As Prime Minister Saxe-Coburg heads for Brussels and the European Council summit this week, he leaves behind a wave of jitters in Sofia over the country's EU accession path. These were evident at the recent Real Estate and Investment Forum (RINFOR) held in the Bulgarian capital, at which the French and Dutch "no" votes and the Union's budget problems left many pondering a more uncertain future.
Following the two "no" votes on the proposed EU constitution, Bulgarian leaders moved fast to try and head off any resulting pessimism over their country's 2007 accession date. However, this was not helped by some poor timing by the European Commission, which sent warning letters about shortcomings in meeting accession commitments to both Romania and Bulgaria shortly after the referendums.
Yet Foreign Minister Solomon Passi and European Affairs Minister Meglena Kuneva said that the warning letter was a standard procedure.
"The early warning letters we expect to receive from enlargement commissioner Olli Rehn should not be over-dramatised," Passi told reporters. "We have long known about them and have worked well with the Commission. These letters come as no surprise to me."

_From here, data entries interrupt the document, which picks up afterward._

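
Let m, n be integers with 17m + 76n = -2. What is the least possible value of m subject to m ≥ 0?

58

gcd(76, 17):
  76 = 4×17 + 8
  17 = 2×8 + 1
  8 = 8×1
so gcd(76, 17) = 1.
1 divides -2, so solutions exist.
Back-substitute for Bézout coefficients:
  1 = 17 - 2×8
  ... = 17×(9) + 76×(-2)
Scale by -2/1 = -2: (m₀, n₀) = (-18, 4).
General solution: m = -18 + 76t, n = 4 - 17t for integer t.
m ≥ 0: smallest is -18 mod 76 = 58 (at t = 1), with n = -13.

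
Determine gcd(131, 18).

1

gcd(131, 18) = 1  (131 = 7·18 + 5, 18 = 3·5 + 3, 5 = 1·3 + 2, 3 = 1·2 + 1, 2 = 2·1).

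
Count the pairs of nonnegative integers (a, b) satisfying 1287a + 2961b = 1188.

0

gcd(2961, 1287):
  2961 = 2*1287 + 387
  1287 = 3*387 + 126
  387 = 3*126 + 9
  126 = 14*9
so gcd(2961, 1287) = 9.
Back-substitute for Bézout coefficients:
  9 = 387 - 3*126
  ... = 1287*(-23) + 2961*(10)
Scale by 132: one solution is (-3036, 1320). Reduce a mod 329: (254, -110).
General: a = 254 + 329t, b = -110 - 143t.
a ≥ 0 ⇒ t ≥ 0; b ≥ 0 ⇒ t ≤ -1. So t ∈ [0, -1]: 0 solutions.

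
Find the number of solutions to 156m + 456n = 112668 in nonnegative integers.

19

gcd(456, 156) = 12.
By Bézout, 156×(3) + 456×(-1) = 12.
One solution: (9, 244).
General: m = 9 + 38t, n = 244 - 13t.
m ≥ 0 ⇒ t ≥ 0; n ≥ 0 ⇒ t ≤ 18. So t ∈ [0, 18]: 19 solutions.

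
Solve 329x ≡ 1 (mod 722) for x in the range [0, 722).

643

gcd(722, 329) = 1  (722 = 2×329 + 64, 329 = 5×64 + 9, 64 = 7×9 + 1, 9 = 9×1).
Back-substituting, 329×(-79) + 722×(36) = 1.
So 329×-79 ≡ 1 (mod 722), and -79 mod 722 = 643.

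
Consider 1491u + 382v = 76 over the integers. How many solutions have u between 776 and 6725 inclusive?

gcd(1491, 382) = 1.
By Bézout, 1491×(-31) + 382×(121) = 1.
Particular solution: (318, -1241).
General solution: u = 318 + 382t, v = -1241 - 1491t for integer t.
776 ≤ 318 + 382t ≤ 6725 gives t ∈ [2, 16], which is 15 values.

15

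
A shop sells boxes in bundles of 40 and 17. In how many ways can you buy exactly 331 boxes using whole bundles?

Need nonnegative integers with 40j + 17k = 331.
gcd(40, 17) = 1, and 40·(3) + 17·(-7) = 1.
So (j₀, k₀) = (993, -2317); general j = 993 + 17t, k = -2317 - 40t.
j ≥ 0 ⇒ t ≥ -58; k ≥ 0 ⇒ t ≤ -58. That's 1 value of t.

1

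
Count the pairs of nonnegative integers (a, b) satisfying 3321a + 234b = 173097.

2

gcd(3321, 234):
  3321 = 14·234 + 45
  234 = 5·45 + 9
  45 = 5·9
so gcd(3321, 234) = 9.
Back-substitute for Bézout coefficients:
  9 = 234 - 5·45
  ... = 3321·(-5) + 234·(71)
Scale by 19233: one solution is (-96165, 1365543). Reduce a mod 26: (9, 612).
General: a = 9 + 26t, b = 612 - 369t.
a ≥ 0 ⇒ t ≥ 0; b ≥ 0 ⇒ t ≤ 1. So t ∈ [0, 1]: 2 solutions.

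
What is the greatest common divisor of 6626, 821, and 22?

1

gcd(6626, 821) = 1.
gcd(1, 22) = 1.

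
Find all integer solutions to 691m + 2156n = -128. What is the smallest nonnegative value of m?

680

gcd(2156, 691):
  2156 = 3×691 + 83
  691 = 8×83 + 27
  83 = 3×27 + 2
  27 = 13×2 + 1
  2 = 2×1
so gcd(2156, 691) = 1.
1 divides -128, so solutions exist.
Back-substitute for Bézout coefficients:
  1 = 27 - 13×2
  ... = 691×(1039) + 2156×(-333)
Scale by -128/1 = -128: (m₀, n₀) = (-132992, 42624).
General solution: m = -132992 + 2156t, n = 42624 - 691t for integer t.
m ≥ 0: smallest is -132992 mod 2156 = 680 (at t = 62), with n = -218.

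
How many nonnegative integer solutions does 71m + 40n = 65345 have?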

Nonetheless, the fact that enlargement was such a bone of contention in both the French and Dutch referendum campaigns, with Romania and Bulgaria's future membership also questioned by senior German and Austrian politicians, has undoubtedly created an atmosphere of uncertainty.
At the RINFOR, the tone was further depressed by a report on a UK property web site, Assets Property News, that Bulgaria should still be classed a risky country - and if its EU accession was postponed, the Bulgarian real estate market would empty in a matter of hours.
This overly pessimistic view was not shared by all, however. At the forum, the European Bank for Reconstruction and Development (EBRD), for example, announced plans for a further expansion of its investment programmes across country.
EBRD money is a major factor behind plans by local supermarket chain Piccadilly to invest 20m euros over the next two years in 10 or more new outlets, company director Stefan Kossev announced at RINFOR. Funding for this includes a 14.2m-euro loan syndicated by the EBRD and Raiffeisen Bank.
Meanwhile, another locally based outfit, Orchid Developments, is also being helped out by the EBRD, with a 30m-euro loan aimed at boosting the country's investments in the Bulgarian property market. Financing will enjoy the support of the UK's Shore Capital Group, which holds a 2.5% stake in Orchid, as UK interest in the Bulgarian market remains strong.
Yet it is by no means only foreign capital that is behind the Bulgarian real estate boom, as a survey by Creditex credit management agency released mid-June showed. Bulgarian companies have invested more than Lv5bn ($3.09bn) of their own funds in real estate during the last two-and-a-half years, according to the report, with much of this going into high-end property - now, unfortunately, showing low return-on-investment rates.
These low returns have squeezed operating funds and worsened competitiveness, according to Creditex. The owners of these companies prefer to re-finance via mortgage loans, boosting demand for these, but also boosting the volume of due credit payments. According to Bulgarian National Bank (BNB) data, the volume of due credit payments of non-financial institutions exceeded Lv10bn ($6.17bn) in April 2005. Some 60% of that consisted of credits with a maturity period of less than five years. Since these short-term credits are more expensive, many companies are now seeking ways to reschedule their debts into the long term.
Meanwhile, various other panels at RINFOR hit up against another problem faced by the sector - the shortage of downtown space in the capital.
French company Accor announced plans at the event to bring its Ibis hotel chain to Sofia, yet also complained that these plans had been held up by the unavailability of downtown real estate, a scarcity which was threatening a project to build a 10m-euro ($6.17m), 200-bed hotel in the capital.
At the same time, there was also discussion of the current squeeze on office space availability. However, this is likely to be eased when current building and renovation on this score brings more space on stream.
"Total office stock in Bulgaria is over 350,000 sq metres," Stefan Danailov, head of the office building department of Forton International, told the Forum, adding that "240,000 of it built in the past three to five years." Danailov said that around 110,000 sq metres more office space was currently being built and would soon come on the market.
The office segment is also likely to expand outside Sofia as well, many Forum speakers suggested, with Plovdiv and Varna likely to see more investment in future as rents in the capital mushroom. Many companies are also expected to set up shop or relocate to the suburbs of the capital.
Meanwhile, many of the existing companies in Sofia are likely to try and upgrade their existing office space in the months and years to come, as they move away from premises often located in residential apartments - and often in their own homes. This will boost demand for class B office space, of which there is currently also a shortage.
At the same time, many see the current EU difficulties as unlikely to make a major difference - the process has come too far for a real turn around by either party, optimists argue. With so much investment riding on both Romania and Bulgaria acceding, it seems unlikely that a stop can occur, even if a delay may be possible.
"Warnings from the EU will continue to come until the end of 2006," Passi told reporters mid June. "I have repeated time and again the spheres which might attract criticism: justice and home affairs, agriculture, services and especially the environment, which is regulated by numerous directives."
The pressure to address any concerns in these areas is therefore increasing, with little time to spare for any post election wrangling after Bulgarians go to the polls on June 25. The new government will have some difficult times ahead, as it seeks to keep the EU onside and committed to its 2007 accession promise.